With each New Year, it is natural that our minds drift towards the potential the next 365 days may hold for us.
Things we had every intention of accomplishing last year and that were all but given up on by midyear, now challenge us to take hold of again. For some, they are temporal goals like losing thirty pounds or saving more money or writing a book. Still, others are more lofty goals such as reading through the entire Bible or ridding oneself of a besetting sin.
I’ve heard both sides of the argument as to whether or not to engage in setting new resolutions for the New Year. Some suggest we avoid the practice altogether and in that way avoid the inevitable letdown that results from breaking them. Still, others recognize that the start of a new year is a good time to make new resolutions since our brains are arranged in such a way that they are naturally acclimated to taking on new challenges with the start of the year.
I used to resist the temptation to make new resolutions until I read again the many resolutions which one of America’s greatest theologians, Jonathan Edwards wrote and not merely at the start of a new year. But one of the reasons Edwards has been so encouraging when it comes to resolutions is the fact that he, like I, often struggled to keep them. Here is what his biographer, George Marsden said of him:
It was one thing to make such a thorough and impressive list of resolutions; it was another to keep them. This we know from his diary, in which he reported his efforts fairly regularly for the next year or two. Although he noted the spiritual highs that he later recalled, his diary also records many days of lows, “decays,” and lengthy times of inability to focus on spiritual things (A Short Life of Jonathan Edwards, 24).
And he didn’t just occasionally struggle to keep them; at times he felt as if he failed miserably:
“The last week I was sunk so low, that I fear it will be a long time before I am recovered. I fell exceedingly low in the weekly account [regarding keeping my resolutions]. I find my heart so deceitful that I am almost discouraged from making any more resolutions. — Wherein have I been negligent in the week past; and how could I have done better, to help the dreadful low estate in which I am sunk?”

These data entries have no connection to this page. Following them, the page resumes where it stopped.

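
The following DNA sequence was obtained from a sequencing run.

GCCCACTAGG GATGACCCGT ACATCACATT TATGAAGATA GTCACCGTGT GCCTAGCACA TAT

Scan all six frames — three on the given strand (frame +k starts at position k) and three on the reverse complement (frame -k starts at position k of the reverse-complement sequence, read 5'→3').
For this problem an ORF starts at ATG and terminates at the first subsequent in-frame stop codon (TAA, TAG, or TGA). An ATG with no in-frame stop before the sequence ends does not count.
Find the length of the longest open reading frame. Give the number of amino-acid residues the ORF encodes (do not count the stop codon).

7

Reverse complement (5'→3'): ATATGTGCTAGGCACACGGTGACTATCTTCATAAATGTGATGTACGGGTCATCCCTAGTGGGC
Frame +1: GCC CAC TAG GGA TGA CCC GTA CAT CAC ATT TAT GAA GAT AGT CAC CGT GTG CCT AGC ACA TAT — no ATG→stop ORF.
Frame +2: CCC ACT AGG GAT GAC CCG TAC ATC ACA TTT ATG AAG ATA GTC ACC GTG TGC CTA GCA CAT — no ATG→stop ORF.
Frame +3: CCA CTA GGG ATG ACC CGT ACA TCA CAT TTA TGA AGA TAG TCA CCG TGT GCC TAG CAC ATA — ATG at 12, stop TGA at 33 → 24 nt.
Frame -1: ATA TGT GCT AGG CAC ACG GTG ACT ATC TTC ATA AAT GTG ATG TAC GGG TCA TCC CTA GTG GGC — no ATG→stop ORF.
Frame -2: TAT GTG CTA GGC ACA CGG TGA CTA TCT TCA TAA ATG TGA TGT ACG GGT CAT CCC TAG TGG — ATG at 35, stop TGA at 38 → 6 nt.
Frame -3: ATG TGC TAG GCA CAC GGT GAC TAT CTT CAT AAA TGT GAT GTA CGG GTC ATC CCT AGT GGG — ATG at 3, stop TAG at 9 → 9 nt.
Longest: frame +3, positions 12–35, 24 nt = 8 codons = 7 aa. → 7 amino acids.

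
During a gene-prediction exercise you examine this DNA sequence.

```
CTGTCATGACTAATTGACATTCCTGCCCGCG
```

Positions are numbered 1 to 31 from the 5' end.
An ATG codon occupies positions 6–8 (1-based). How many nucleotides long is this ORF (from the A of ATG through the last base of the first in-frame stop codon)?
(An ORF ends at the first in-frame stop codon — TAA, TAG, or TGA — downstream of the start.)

Codons from position 6: ATG (6–8), ACT (9–11), AAT (12–14), TGA (15–17).
TGA is the first in-frame stop; ORF spans 6–17, 12 nucleotides.

12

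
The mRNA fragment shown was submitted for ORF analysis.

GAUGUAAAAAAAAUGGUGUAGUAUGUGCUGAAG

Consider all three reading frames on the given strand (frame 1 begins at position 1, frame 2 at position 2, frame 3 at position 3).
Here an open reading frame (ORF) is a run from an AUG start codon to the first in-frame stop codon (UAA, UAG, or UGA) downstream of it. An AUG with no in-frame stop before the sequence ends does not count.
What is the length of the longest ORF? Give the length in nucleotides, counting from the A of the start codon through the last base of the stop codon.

9

Frame 1: GAU GUA AAA AAA AUG GUG UAG UAU GUG CUG AAG — AUG at 13, stop UAG at 19 → 9 nt.
Frame 2: AUG UAA AAA AAA UGG UGU AGU AUG UGC UGA — AUG at 2, stop UAA at 5 → 6 nt; AUG at 23, stop UGA at 29 → 9 nt.
Frame 3: UGU AAA AAA AAU GGU GUA GUA UGU GCU GAA — no AUG→stop ORF.
Longest: frame 1, positions 13–21, 9 nt = 3 codons = 2 aa. → 9 nucleotides.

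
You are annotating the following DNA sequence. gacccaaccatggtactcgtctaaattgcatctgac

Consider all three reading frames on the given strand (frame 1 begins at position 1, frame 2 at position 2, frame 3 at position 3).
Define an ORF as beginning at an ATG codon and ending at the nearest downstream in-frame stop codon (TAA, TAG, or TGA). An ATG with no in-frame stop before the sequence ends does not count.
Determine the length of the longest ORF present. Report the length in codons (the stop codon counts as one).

Frame 1: GAC CCA ACC ATG GTA CTC GTC TAA ATT GCA TCT GAC — ATG at 10, stop TAA at 22 → 15 nt.
Frame 2: ACC CAA CCA TGG TAC TCG TCT AAA TTG CAT CTG — no ATG→stop ORF.
Frame 3: CCC AAC CAT GGT ACT CGT CTA AAT TGC ATC TGA — no ATG→stop ORF.
Longest: frame 1, positions 10–24, 15 nt = 5 codons = 4 aa. → 5 codons.

5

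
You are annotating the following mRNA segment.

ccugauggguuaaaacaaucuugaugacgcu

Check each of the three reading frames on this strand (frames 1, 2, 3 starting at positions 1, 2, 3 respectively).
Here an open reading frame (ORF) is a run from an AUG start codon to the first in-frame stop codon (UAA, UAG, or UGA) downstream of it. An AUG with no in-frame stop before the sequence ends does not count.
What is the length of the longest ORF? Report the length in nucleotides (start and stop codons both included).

Frame 1: CCU GAU GGG UUA AAA CAA UCU UGA UGA CGC — no AUG→stop ORF.
Frame 2: CUG AUG GGU UAA AAC AAU CUU GAU GAC GCU — AUG at 5, stop UAA at 11 → 9 nt.
Frame 3: UGA UGG GUU AAA ACA AUC UUG AUG ACG — no AUG→stop ORF.
Longest: frame 2, positions 5–13, 9 nt = 3 codons = 2 aa. → 9 nucleotides.

9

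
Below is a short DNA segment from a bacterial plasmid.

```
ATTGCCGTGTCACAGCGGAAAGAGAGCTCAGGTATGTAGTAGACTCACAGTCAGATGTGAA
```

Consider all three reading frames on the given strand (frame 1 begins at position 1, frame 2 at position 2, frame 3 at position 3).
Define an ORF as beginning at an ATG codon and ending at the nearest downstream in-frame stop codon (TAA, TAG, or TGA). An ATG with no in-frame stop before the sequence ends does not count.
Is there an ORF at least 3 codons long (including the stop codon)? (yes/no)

no

Frame 1: ATT GCC GTG TCA CAG CGG AAA GAG AGC TCA GGT ATG TAG TAG ACT CAC AGT CAG ATG TGA — ATG at 34, stop TAG at 37 → 6 nt; ATG at 55, stop TGA at 58 → 6 nt.
Frame 2: TTG CCG TGT CAC AGC GGA AAG AGA GCT CAG GTA TGT AGT AGA CTC ACA GTC AGA TGT GAA — no ATG→stop ORF.
Frame 3: TGC CGT GTC ACA GCG GAA AGA GAG CTC AGG TAT GTA GTA GAC TCA CAG TCA GAT GTG — no ATG→stop ORF.
Largest ORF found is 2 codons < 3, so no.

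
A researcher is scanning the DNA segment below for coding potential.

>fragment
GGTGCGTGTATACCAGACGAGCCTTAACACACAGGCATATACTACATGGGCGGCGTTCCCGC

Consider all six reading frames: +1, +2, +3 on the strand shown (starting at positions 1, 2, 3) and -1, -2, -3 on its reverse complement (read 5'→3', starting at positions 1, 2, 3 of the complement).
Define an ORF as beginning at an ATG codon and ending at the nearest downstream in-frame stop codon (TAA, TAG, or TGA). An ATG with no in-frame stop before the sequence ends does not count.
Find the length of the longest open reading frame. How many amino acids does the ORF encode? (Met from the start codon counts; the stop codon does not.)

Reverse complement (5'→3'): GCGGGAACGCCGCCCATGTAGTATATGCCTGTGTGTTAAGGCTCGTCTGGTATACACGCACC
Frame +1: GGT GCG TGT ATA CCA GAC GAG CCT TAA CAC ACA GGC ATA TAC TAC ATG GGC GGC GTT CCC — no ATG→stop ORF.
Frame +2: GTG CGT GTA TAC CAG ACG AGC CTT AAC ACA CAG GCA TAT ACT ACA TGG GCG GCG TTC CCG — no ATG→stop ORF.
Frame +3: TGC GTG TAT ACC AGA CGA GCC TTA ACA CAC AGG CAT ATA CTA CAT GGG CGG CGT TCC CGC — no ATG→stop ORF.
Frame -1: GCG GGA ACG CCG CCC ATG TAG TAT ATG CCT GTG TGT TAA GGC TCG TCT GGT ATA CAC GCA — ATG at 16, stop TAG at 19 → 6 nt; ATG at 25, stop TAA at 37 → 15 nt.
Frame -2: CGG GAA CGC CGC CCA TGT AGT ATA TGC CTG TGT GTT AAG GCT CGT CTG GTA TAC ACG CAC — no ATG→stop ORF.
Frame -3: GGG AAC GCC GCC CAT GTA GTA TAT GCC TGT GTG TTA AGG CTC GTC TGG TAT ACA CGC ACC — no ATG→stop ORF.
Longest: frame -1, positions 25–39, 15 nt = 5 codons = 4 aa. → 4 amino acids.

4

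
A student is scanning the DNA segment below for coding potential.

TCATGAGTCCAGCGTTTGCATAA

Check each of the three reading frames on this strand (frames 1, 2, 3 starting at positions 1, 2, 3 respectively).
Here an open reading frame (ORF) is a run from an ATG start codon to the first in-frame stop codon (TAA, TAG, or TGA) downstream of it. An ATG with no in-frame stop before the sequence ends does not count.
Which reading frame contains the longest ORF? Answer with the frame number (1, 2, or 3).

3

Frame 1: TCA TGA GTC CAG CGT TTG CAT — no ATG→stop ORF.
Frame 2: CAT GAG TCC AGC GTT TGC ATA — no ATG→stop ORF.
Frame 3: ATG AGT CCA GCG TTT GCA TAA — ATG at 3, stop TAA at 21 → 21 nt.
Longest ORF is 21 nt in frame 3 (positions 3–23).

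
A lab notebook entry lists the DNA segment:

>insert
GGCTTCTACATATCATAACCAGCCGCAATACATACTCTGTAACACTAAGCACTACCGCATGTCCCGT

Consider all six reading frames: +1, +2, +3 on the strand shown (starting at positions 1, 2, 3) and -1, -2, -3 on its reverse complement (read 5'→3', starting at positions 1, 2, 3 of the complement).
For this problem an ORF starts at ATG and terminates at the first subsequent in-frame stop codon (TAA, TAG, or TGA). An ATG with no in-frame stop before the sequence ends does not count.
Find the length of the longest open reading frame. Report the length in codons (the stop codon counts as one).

Reverse complement (5'→3'): ACGGGACATGCGGTAGTGCTTAGTGTTACAGAGTATGTATTGCGGCTGGTTATGATATGTAGAAGCC
Frame +1: GGC TTC TAC ATA TCA TAA CCA GCC GCA ATA CAT ACT CTG TAA CAC TAA GCA CTA CCG CAT GTC CCG — no ATG→stop ORF.
Frame +2: GCT TCT ACA TAT CAT AAC CAG CCG CAA TAC ATA CTC TGT AAC ACT AAG CAC TAC CGC ATG TCC CGT — no ATG→stop ORF.
Frame +3: CTT CTA CAT ATC ATA ACC AGC CGC AAT ACA TAC TCT GTA ACA CTA AGC ACT ACC GCA TGT CCC — no ATG→stop ORF.
Frame -1: ACG GGA CAT GCG GTA GTG CTT AGT GTT ACA GAG TAT GTA TTG CGG CTG GTT ATG ATA TGT AGA AGC — no ATG→stop ORF.
Frame -2: CGG GAC ATG CGG TAG TGC TTA GTG TTA CAG AGT ATG TAT TGC GGC TGG TTA TGA TAT GTA GAA GCC — ATG at 8, stop TAG at 14 → 9 nt; ATG at 35, stop TGA at 53 → 21 nt.
Frame -3: GGG ACA TGC GGT AGT GCT TAG TGT TAC AGA GTA TGT ATT GCG GCT GGT TAT GAT ATG TAG AAG — ATG at 57, stop TAG at 60 → 6 nt.
Longest: frame -2, positions 35–55, 21 nt = 7 codons = 6 aa. → 7 codons.

7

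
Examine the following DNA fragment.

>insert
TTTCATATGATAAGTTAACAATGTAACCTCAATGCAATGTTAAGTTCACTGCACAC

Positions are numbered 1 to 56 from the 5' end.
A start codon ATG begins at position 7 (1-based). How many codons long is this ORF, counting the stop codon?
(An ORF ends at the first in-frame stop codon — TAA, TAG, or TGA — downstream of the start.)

4

Codons from position 7: ATG (7–9), ATA (10–12), AGT (13–15), TAA (16–18).
TAA is the first in-frame stop; that's 4 codons including the stop.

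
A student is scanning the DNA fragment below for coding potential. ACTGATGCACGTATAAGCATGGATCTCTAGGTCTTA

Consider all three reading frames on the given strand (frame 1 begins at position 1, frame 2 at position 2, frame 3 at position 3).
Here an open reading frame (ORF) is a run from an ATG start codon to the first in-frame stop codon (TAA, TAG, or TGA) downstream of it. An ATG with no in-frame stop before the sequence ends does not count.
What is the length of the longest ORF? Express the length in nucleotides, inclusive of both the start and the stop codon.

12

Frame 1: ACT GAT GCA CGT ATA AGC ATG GAT CTC TAG GTC TTA — ATG at 19, stop TAG at 28 → 12 nt.
Frame 2: CTG ATG CAC GTA TAA GCA TGG ATC TCT AGG TCT — ATG at 5, stop TAA at 14 → 12 nt.
Frame 3: TGA TGC ACG TAT AAG CAT GGA TCT CTA GGT CTT — no ATG→stop ORF.
Longest: frame 1, positions 19–30, 12 nt = 4 codons = 3 aa. → 12 nucleotides.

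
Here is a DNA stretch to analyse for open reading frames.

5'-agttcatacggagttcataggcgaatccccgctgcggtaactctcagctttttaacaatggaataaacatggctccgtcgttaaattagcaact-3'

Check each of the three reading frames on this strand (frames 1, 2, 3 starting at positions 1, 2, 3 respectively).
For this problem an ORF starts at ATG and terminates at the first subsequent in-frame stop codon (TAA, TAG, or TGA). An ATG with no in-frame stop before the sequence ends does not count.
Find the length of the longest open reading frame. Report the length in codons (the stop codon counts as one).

7

Frame 1: AGT TCA TAC GGA GTT CAT AGG CGA ATC CCC GCT GCG GTA ACT CTC AGC TTT TTA ACA ATG GAA TAA ACA TGG CTC CGT CGT TAA ATT AGC AAC — ATG at 58, stop TAA at 64 → 9 nt.
Frame 2: GTT CAT ACG GAG TTC ATA GGC GAA TCC CCG CTG CGG TAA CTC TCA GCT TTT TAA CAA TGG AAT AAA CAT GGC TCC GTC GTT AAA TTA GCA ACT — no ATG→stop ORF.
Frame 3: TTC ATA CGG AGT TCA TAG GCG AAT CCC CGC TGC GGT AAC TCT CAG CTT TTT AAC AAT GGA ATA AAC ATG GCT CCG TCG TTA AAT TAG CAA — ATG at 69, stop TAG at 87 → 21 nt.
Longest: frame 3, positions 69–89, 21 nt = 7 codons = 6 aa. → 7 codons.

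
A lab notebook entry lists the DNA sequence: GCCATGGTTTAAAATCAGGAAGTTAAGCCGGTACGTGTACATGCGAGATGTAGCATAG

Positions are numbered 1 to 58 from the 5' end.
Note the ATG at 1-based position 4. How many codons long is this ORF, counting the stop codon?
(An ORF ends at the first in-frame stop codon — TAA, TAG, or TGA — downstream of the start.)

Codons from position 4: ATG (4–6), GTT (7–9), TAA (10–12).
TAA is the first in-frame stop; that's 3 codons including the stop.

3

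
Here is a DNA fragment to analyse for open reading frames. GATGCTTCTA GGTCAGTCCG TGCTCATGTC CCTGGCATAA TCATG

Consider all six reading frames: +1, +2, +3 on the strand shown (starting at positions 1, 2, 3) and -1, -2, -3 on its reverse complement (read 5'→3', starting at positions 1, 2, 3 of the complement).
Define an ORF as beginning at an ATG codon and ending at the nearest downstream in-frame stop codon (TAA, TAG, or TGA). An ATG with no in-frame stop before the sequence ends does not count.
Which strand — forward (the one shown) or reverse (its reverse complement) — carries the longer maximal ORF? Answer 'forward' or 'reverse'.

forward

Reverse complement (5'→3'): CATGATTATGCCAGGGACATGAGCACGGACTGACCTAGAAGCATC
Frame +1: GAT GCT TCT AGG TCA GTC CGT GCT CAT GTC CCT GGC ATA ATC ATG — no ATG→stop ORF.
Frame +2: ATG CTT CTA GGT CAG TCC GTG CTC ATG TCC CTG GCA TAA TCA — ATG at 2, stop TAA at 38 → 39 nt; ATG at 26, stop TAA at 38 → 15 nt.
Frame +3: TGC TTC TAG GTC AGT CCG TGC TCA TGT CCC TGG CAT AAT CAT — no ATG→stop ORF.
Frame -1: CAT GAT TAT GCC AGG GAC ATG AGC ACG GAC TGA CCT AGA AGC ATC — ATG at 19, stop TGA at 31 → 15 nt.
Frame -2: ATG ATT ATG CCA GGG ACA TGA GCA CGG ACT GAC CTA GAA GCA — ATG at 2, stop TGA at 20 → 21 nt; ATG at 8, stop TGA at 20 → 15 nt.
Frame -3: TGA TTA TGC CAG GGA CAT GAG CAC GGA CTG ACC TAG AAG CAT — no ATG→stop ORF.
Forward-strand max 39 nt; reverse-strand max 21 nt. The forward strand has the longer ORF.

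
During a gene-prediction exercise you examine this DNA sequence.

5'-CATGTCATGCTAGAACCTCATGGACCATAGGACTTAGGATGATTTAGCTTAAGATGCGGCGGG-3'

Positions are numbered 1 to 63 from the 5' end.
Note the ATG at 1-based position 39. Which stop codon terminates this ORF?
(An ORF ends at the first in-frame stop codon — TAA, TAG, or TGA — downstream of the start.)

Codons from position 39: ATG (39–41), ATT (42–44), TAG (45–47).
The first in-frame stop codon is TAG.

TAG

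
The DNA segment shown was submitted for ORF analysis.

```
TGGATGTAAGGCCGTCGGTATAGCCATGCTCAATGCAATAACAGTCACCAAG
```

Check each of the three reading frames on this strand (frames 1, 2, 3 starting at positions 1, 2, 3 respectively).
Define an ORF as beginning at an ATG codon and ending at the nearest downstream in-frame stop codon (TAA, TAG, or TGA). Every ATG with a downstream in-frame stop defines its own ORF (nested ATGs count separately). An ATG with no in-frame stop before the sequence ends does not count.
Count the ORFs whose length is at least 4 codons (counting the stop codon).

0

Frame 1: TGG ATG TAA GGC CGT CGG TAT AGC CAT GCT CAA TGC AAT AAC AGT CAC CAA — ATG at 4, stop TAA at 7 → 6 nt.
Frame 2: GGA TGT AAG GCC GTC GGT ATA GCC ATG CTC AAT GCA ATA ACA GTC ACC AAG — no ATG→stop ORF.
Frame 3: GAT GTA AGG CCG TCG GTA TAG CCA TGC TCA ATG CAA TAA CAG TCA CCA — ATG at 33, stop TAA at 39 → 9 nt.
No ORF reaches 4 codons. Count = 0.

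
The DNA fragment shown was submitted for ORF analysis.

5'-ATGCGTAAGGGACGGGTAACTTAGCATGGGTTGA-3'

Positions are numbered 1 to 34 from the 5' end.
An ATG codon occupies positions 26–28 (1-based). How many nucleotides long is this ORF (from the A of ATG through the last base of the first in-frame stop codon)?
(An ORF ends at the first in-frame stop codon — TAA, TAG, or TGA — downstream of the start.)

9

Codons from position 26: ATG (26–28), GGT (29–31), TGA (32–34).
TGA is the first in-frame stop; ORF spans 26–34, 9 nucleotides.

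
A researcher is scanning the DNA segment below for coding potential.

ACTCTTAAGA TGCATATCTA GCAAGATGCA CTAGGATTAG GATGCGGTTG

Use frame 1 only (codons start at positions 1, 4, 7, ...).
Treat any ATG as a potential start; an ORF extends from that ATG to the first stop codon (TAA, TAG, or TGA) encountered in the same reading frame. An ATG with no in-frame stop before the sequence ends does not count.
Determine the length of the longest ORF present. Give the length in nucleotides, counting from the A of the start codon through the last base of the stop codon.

12

Frame 1: ACT CTT AAG ATG CAT ATC TAG CAA GAT GCA CTA GGA TTA GGA TGC GGT — ATG at 10, stop TAG at 19 → 12 nt.
Longest: frame 1, positions 10–21, 12 nt = 4 codons = 3 aa. → 12 nucleotides.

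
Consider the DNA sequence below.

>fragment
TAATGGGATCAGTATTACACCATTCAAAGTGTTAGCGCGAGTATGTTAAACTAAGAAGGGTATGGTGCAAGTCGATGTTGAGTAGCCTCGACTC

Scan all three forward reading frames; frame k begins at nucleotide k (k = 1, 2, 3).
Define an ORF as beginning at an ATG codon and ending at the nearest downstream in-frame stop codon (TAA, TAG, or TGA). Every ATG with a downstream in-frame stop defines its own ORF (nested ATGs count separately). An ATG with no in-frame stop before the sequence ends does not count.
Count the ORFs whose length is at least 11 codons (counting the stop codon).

Frame 1: TAA TGG GAT CAG TAT TAC ACC ATT CAA AGT GTT AGC GCG AGT ATG TTA AAC TAA GAA GGG TAT GGT GCA AGT CGA TGT TGA GTA GCC TCG ACT — ATG at 43, stop TAA at 52 → 12 nt.
Frame 2: AAT GGG ATC AGT ATT ACA CCA TTC AAA GTG TTA GCG CGA GTA TGT TAA ACT AAG AAG GGT ATG GTG CAA GTC GAT GTT GAG TAG CCT CGA CTC — ATG at 62, stop TAG at 83 → 24 nt.
Frame 3: ATG GGA TCA GTA TTA CAC CAT TCA AAG TGT TAG CGC GAG TAT GTT AAA CTA AGA AGG GTA TGG TGC AAG TCG ATG TTG AGT AGC CTC GAC — ATG at 3, stop TAG at 33 → 33 nt.
ORFs ≥ 11 codons: frame 3 3–35 (11 codons). Count = 1.

1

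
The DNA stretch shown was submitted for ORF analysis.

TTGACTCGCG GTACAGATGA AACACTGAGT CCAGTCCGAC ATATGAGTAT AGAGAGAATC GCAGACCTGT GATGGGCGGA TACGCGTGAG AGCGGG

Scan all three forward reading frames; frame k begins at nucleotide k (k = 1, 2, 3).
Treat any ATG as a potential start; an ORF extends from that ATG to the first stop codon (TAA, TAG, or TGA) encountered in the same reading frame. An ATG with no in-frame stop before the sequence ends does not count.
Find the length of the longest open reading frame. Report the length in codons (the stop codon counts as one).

Frame 1: TTG ACT CGC GGT ACA GAT GAA ACA CTG AGT CCA GTC CGA CAT ATG AGT ATA GAG AGA ATC GCA GAC CTG TGA TGG GCG GAT ACG CGT GAG AGC GGG — ATG at 43, stop TGA at 70 → 30 nt.
Frame 2: TGA CTC GCG GTA CAG ATG AAA CAC TGA GTC CAG TCC GAC ATA TGA GTA TAG AGA GAA TCG CAG ACC TGT GAT GGG CGG ATA CGC GTG AGA GCG — ATG at 17, stop TGA at 26 → 12 nt.
Frame 3: GAC TCG CGG TAC AGA TGA AAC ACT GAG TCC AGT CCG ACA TAT GAG TAT AGA GAG AAT CGC AGA CCT GTG ATG GGC GGA TAC GCG TGA GAG CGG — ATG at 72, stop TGA at 87 → 18 nt.
Longest: frame 1, positions 43–72, 30 nt = 10 codons = 9 aa. → 10 codons.

10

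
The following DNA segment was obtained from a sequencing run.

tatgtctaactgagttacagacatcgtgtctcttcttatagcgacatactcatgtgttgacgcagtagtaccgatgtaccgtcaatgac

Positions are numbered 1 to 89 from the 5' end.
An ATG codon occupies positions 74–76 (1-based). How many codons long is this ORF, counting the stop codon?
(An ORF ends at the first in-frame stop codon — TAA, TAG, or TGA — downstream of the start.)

Codons from position 74: ATG (74–76), TAC (77–79), CGT (80–82), CAA (83–85), TGA (86–88).
TGA is the first in-frame stop; that's 5 codons including the stop.

5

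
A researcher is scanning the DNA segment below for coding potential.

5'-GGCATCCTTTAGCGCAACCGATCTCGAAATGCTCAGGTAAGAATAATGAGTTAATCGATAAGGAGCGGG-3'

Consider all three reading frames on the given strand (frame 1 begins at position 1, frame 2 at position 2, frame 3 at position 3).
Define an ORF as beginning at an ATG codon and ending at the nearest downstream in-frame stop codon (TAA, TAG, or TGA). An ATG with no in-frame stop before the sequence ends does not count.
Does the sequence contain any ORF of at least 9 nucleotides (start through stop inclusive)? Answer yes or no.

yes

Frame 1: GGC ATC CTT TAG CGC AAC CGA TCT CGA AAT GCT CAG GTA AGA ATA ATG AGT TAA TCG ATA AGG AGC GGG — ATG at 46, stop TAA at 52 → 9 nt.
Frame 2: GCA TCC TTT AGC GCA ACC GAT CTC GAA ATG CTC AGG TAA GAA TAA TGA GTT AAT CGA TAA GGA GCG — ATG at 29, stop TAA at 38 → 12 nt.
Frame 3: CAT CCT TTA GCG CAA CCG ATC TCG AAA TGC TCA GGT AAG AAT AAT GAG TTA ATC GAT AAG GAG CGG — no ATG→stop ORF.
Frame 1 has an ORF of 9 nucleotides (positions 46–54) ≥ 9, so yes.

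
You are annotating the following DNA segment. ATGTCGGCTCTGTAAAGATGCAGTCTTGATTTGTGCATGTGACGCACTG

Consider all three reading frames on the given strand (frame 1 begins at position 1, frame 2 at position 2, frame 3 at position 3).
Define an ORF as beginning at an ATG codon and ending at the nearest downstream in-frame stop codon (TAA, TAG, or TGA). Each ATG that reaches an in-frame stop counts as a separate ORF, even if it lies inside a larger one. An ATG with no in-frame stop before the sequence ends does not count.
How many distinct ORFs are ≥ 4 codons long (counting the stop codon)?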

So Marsden records that one of America’s greatest spiritual forefathers often struggled to keep his resolutions. Yet that didn’t stop him from setting any. This is because he understood the power of resolutions when setting as reasonable goals to shape the mind and challenge the heart, especially when carried out in total dependence on the grace of God.
What is God challenging you to resolve by the grace of God in 2019? Don’t be afraid to set any for fear of failure. There will inevitably be days when you mourn the loss of your resolve, but they are opportunities to pick yourself up again and move onward. You will find that setting the course is not the problem but a heart and mind which is resolved to accomplish great things for God.